Una
mano invisible agarra con fuerza el cuenco de palomitas y lo vacía
en tu asombrada boca. Pero si eres capaz de tragarlas, como el señor
que tenía un par de butacas por delante, una segunda mano te arroja
el vaso del refresco sobre la cabeza. O abandonas la sala o tienes
necesariamente que pensar, y hacerlo contra el cómodo transcurrir de
tus convicciones, contra lo acostumbrado en tu civilizada sociedad
del siglo XXI. Este es el efecto que te produce la visión de la
última película de Yorgos Lanthimos, El sacrificio de un ciervo
sagrado.
Su
anterior película, Langosta, fue coproducción internacional
de gran presupuesto y actores de fama (Colin Farrell y Rachel Weisz)

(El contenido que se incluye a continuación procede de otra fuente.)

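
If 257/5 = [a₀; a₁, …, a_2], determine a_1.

2

Run the Euclidean algorithm, recording each quotient:
257 ÷ 5 → quotient 51, remainder 2
5 ÷ 2 → quotient 2, remainder 1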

que lo sacó del cine griego. Temía que ésta, una producción
británico-irlandesa todavía más ambiciosa (con actrices de
relumbrón como Nicole Kidman y Alicia Silverstone), cortase sus alas
creativas, era inevitable. Mi temor se ha disipado; El sacrificio
de un ciervo sagrado es una bofetada a traición que te despierta
del trillado mundo audiovisual de las pantallas.
Visualmente
la película está filmada con planos arriesgados: la cámara sigue a
los actores desde lo alto y cuando toma primeros planos lo suele
hacer situada a la altura del vientre, de tus vísceras. La luz es
fría, incluso la de los exteriores, como fríos son los ambientes en
que transcurre, lo mismo da una casa, el hospital o la ciudad. La
interpretación es pretendidamente hierática, casi de autómatas,
incapaces de zambullirse en la acción que llevan a cabo, sea una
conversación vanal, hacer el amor o secuestrar a alguien. Nada de
ello es casual, comenzando por el efecto de situarte en un plano
mental desacostumbrado.
Una
figura clásica se esconde tras cada fotograma y, para darte pistas
están el título y el comentario de un profesor sobre el excelente
trabajo que la hija de los protagonistas hizo sobre el mito de
Ifigenia. Pero Lanthimos no se conforma con vestir al estilo del
siglo XIX esta vieja historia de su cultura griega -que también es
la tuya-, sino que la emplea para poner en cuestión tu presente. Más
allá de la racionalidad del principio de identidad y sobre todo, de
la moral tardocristiana vigente.
Los
protagonistas son una pareja de médicos, especialista en
oftalmología ella, y en cirugía cardíaca él, con dos hijos, varón
y hembra -la parejita-. Una de las aplicaciones científicas más
valoradas en occidente, la medicina y dentro de esta, la especialidad
reina, la cardiocirugía. Posición social y económica óptima, lo
que te parecen modelos envidiables de vida.
Y
sin embargo todo es frío en la película, desde la luz, hasta los
diálogos, pasando por las escenas de amor y sexo. Un frío universo
de autómatas que han de tener sus válvulas de escape ante tanta
perfección. Válvulas egoístas que aprecias en los cuatro
personajes, cada uno a su modo.
Y
una de ellas es la que lleva al cardiólogo, ese pequeño dios capaz
de arreglar la simbólica máquina de tu vida, a cometer un error que
acaba con la vida de un paciente. Ni legal, ni profesional, ni
socialmente tiene efectos negativos para él. Sin embargo, se produce
una consecuencia inesperada: Artemisa, en forma de culpa, y de
adolescente huérfano, surge como una fuerza imparable e
incomprensible desde la racional perfección de nuestra sociedad
tecnologizada. Culpa que atenaza al cirujano y le exige un
sacrificio, lo más parecido a la justicia. No a la social, la de
leyes y judicaturas, sino a la divina, que ha de ser forzosamente
humana. Nacida del mismo interior, de su frio y vacío interior
humano.
Y
esa culpa te muestra que, al menos, el protagonista todavía está
vivo. Aún no se ha convertido del todo en autómata, en zombi como
los que habitan en tu decadente cultura, que es también la mía.
Gracias
Yorgos por atreverte a hacer cine, a hacerme pensar.